Mountain in Yukon, Canada

Ulu Mountain is a mountain in Yukon, Canada.

==Description==
Ulu Mountain is a 3,100 m mountain located in the Saint Elias Mountains and within Kluane National Park. It ranks as the 68th-highest mountain in Yukon. The remote peak is situated along the Lowell Glacier and is set within the Alsek River watershed. Topographic relief is significant as the summit rises 1,575 m above the Lowell Glacier in 2 km. Neighbors include Mount Kennedy, 17 km to the northwest and Mount Hubbard is 19 km to the northwest.
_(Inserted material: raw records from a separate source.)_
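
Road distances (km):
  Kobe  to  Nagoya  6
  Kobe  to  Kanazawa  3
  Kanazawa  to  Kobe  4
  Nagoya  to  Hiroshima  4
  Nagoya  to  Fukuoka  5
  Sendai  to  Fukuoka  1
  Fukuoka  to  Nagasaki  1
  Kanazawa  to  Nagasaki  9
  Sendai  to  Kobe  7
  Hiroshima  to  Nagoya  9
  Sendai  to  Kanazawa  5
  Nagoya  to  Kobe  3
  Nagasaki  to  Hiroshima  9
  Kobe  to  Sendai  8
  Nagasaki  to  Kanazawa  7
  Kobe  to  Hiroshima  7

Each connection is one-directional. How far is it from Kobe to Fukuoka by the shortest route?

9

Routes from Kobe to Fukuoka:
Kobe - Sendai - Kanazawa - Nagasaki - Hiroshima - Nagoya - Fukuoka: 8 + 5 + 9 + 9 + 9 + 5 = 45
Kobe - Hiroshima - Nagoya - Fukuoka: 7 + 9 + 5 = 21
Kobe - Nagoya - Fukuoka: 6 + 5 = 11
Kobe - Sendai - Fukuoka: 8 + 1 = 9
Kobe - Kanazawa - Nagasaki - Hiroshima - Nagoya - Fukuoka: 3 + 9 + 9 + 9 + 5 = 35
Best route has total 9 km.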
The nearest town is Haines Junction, Yukon, 91 km to the northeast.

==Climate==

Based on the Köppen climate classification, Ulu Mountain is located in a tundra climate zone with long, cold, winters, and short, cool summers. Most weather fronts originate in the Pacific Ocean and travel toward the Saint Elias Mountains where they are forced upward by the range (orographic lift), causing them to drop their moisture in the form of rain or snowfall. As a result, the mountains experience high precipitation, especially during the winter months in the form of snowfall. Winter temperatures can drop below −20 °C with wind chill factors below −30 °C. This climate supports the Cathedral Glacier and Lowell Glacier surrounding the peak.

==History==
The first ascent of the summit was made on March 6, 1972, via the east face, led by Monty E. Alford, along with Martyn Williams, Scott Foster, Jim Boyde, and Louis Lambert. The mountain's name refers to the Ulu, a utility knife used by the Inuit. The toponym was officially adopted on February 3, 1981, by the Geographical Names Board of Canada.